唯識の修証において、末那識が核心である。如来蔵は誰の指導も必要とせず、改変されることもないため、心を用いるべきは末那識に他ならない。末那識を変えることによって人は変容し、凡夫から果位の仏に至るのである。末那識を変えることによってのみ、一切の法が転換される。
全ての無明は末那識に宿る。末那識の無明を破れば仏となり、末那識を変えれば種子が転換され、種子が転換されれば成仏する。意識の無明は全て末那識に由来し、末那識を依りどころとして意識とその無明が生じる。意識とその無明は断ち切りやすく、決して難事ではない。真の難関は末那識にある。故に末那識の心所は意識の心所法に比べて少なくなるはずがなく、ほぼ同程度であるべきだ。禅定力と観察力が著しく不足すれば、末那識を証得できず、ましてや末那識の心所法の働きを観察することなどできない。末那識がどの法においてもつ運行状態を知覚証得できないため、安易に末那識の様々な心行を否定し、意識の心行であると強弁してしまうのである。
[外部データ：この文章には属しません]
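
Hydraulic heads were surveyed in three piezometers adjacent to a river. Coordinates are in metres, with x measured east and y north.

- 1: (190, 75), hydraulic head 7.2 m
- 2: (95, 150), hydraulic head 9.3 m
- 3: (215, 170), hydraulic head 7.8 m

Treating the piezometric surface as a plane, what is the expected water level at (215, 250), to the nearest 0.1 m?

8.6 m

With h = a·x + b·y + c and 1 as origin, the differences give:
  (-95)·a + 75·b = +2.1
  25·a + 95·b = +0.6
Eliminate b (×95 and ×75, subtract): -10900·a = 154.50 → a = ∂h/∂x = -0.01417
Back-substitute: b = ∂h/∂y = +0.01005.
h(215, 250) = 7.2 + (-0.01417)·(25) + (+0.01005)·(175) = 7.2 -0.354 +1.758 = 8.604 m.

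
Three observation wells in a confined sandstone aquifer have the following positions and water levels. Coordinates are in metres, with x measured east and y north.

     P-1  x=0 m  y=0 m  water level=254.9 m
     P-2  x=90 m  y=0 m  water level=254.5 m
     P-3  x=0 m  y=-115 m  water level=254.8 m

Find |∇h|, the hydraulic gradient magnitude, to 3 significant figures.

0.00453

∂h/∂x = (254.5 − 254.9) / (90 − 0) = -0.004444
∂h/∂y = (254.8 − 254.9) / (-115 − 0) = +0.0008696
|∇h| = √(-0.004444² + 0.0008696²) = 0.004528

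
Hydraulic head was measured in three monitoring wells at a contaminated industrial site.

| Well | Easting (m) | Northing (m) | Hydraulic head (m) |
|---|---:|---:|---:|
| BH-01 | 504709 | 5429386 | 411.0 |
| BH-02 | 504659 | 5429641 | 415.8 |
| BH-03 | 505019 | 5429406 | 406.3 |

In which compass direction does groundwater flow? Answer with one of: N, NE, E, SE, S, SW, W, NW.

Differences from BH-01: to BH-02 (Δx, Δy, Δh) = (-50, 255, +4.8); to BH-03 = (310, 20, -4.7).
Solve a·Δx + b·Δy = Δh: det = (-50)·20 − 310·255 = -80050.
∂h/∂x = [(+4.8)·20 − (-4.7)·255] / -80050 = -0.01617
∂h/∂y = [(-50)·(-4.7) − 310·(+4.8)] / -80050 = +0.01565
Flow = −∇h = (+0.01617 east, -0.01565 north), which points southeast.

SE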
末那識が法を証得しなければ無明を破ることはできず、意識の無明を破っただけでは何も変わらない。今や明らかなのは、意識に手を加えても無益であり、一切法の修証は末那識に触れなければ根本的な解決に至らないということだ。この理路が明らかになれば、仏法の修証についてこれ以上語るべきことはないと言えよう。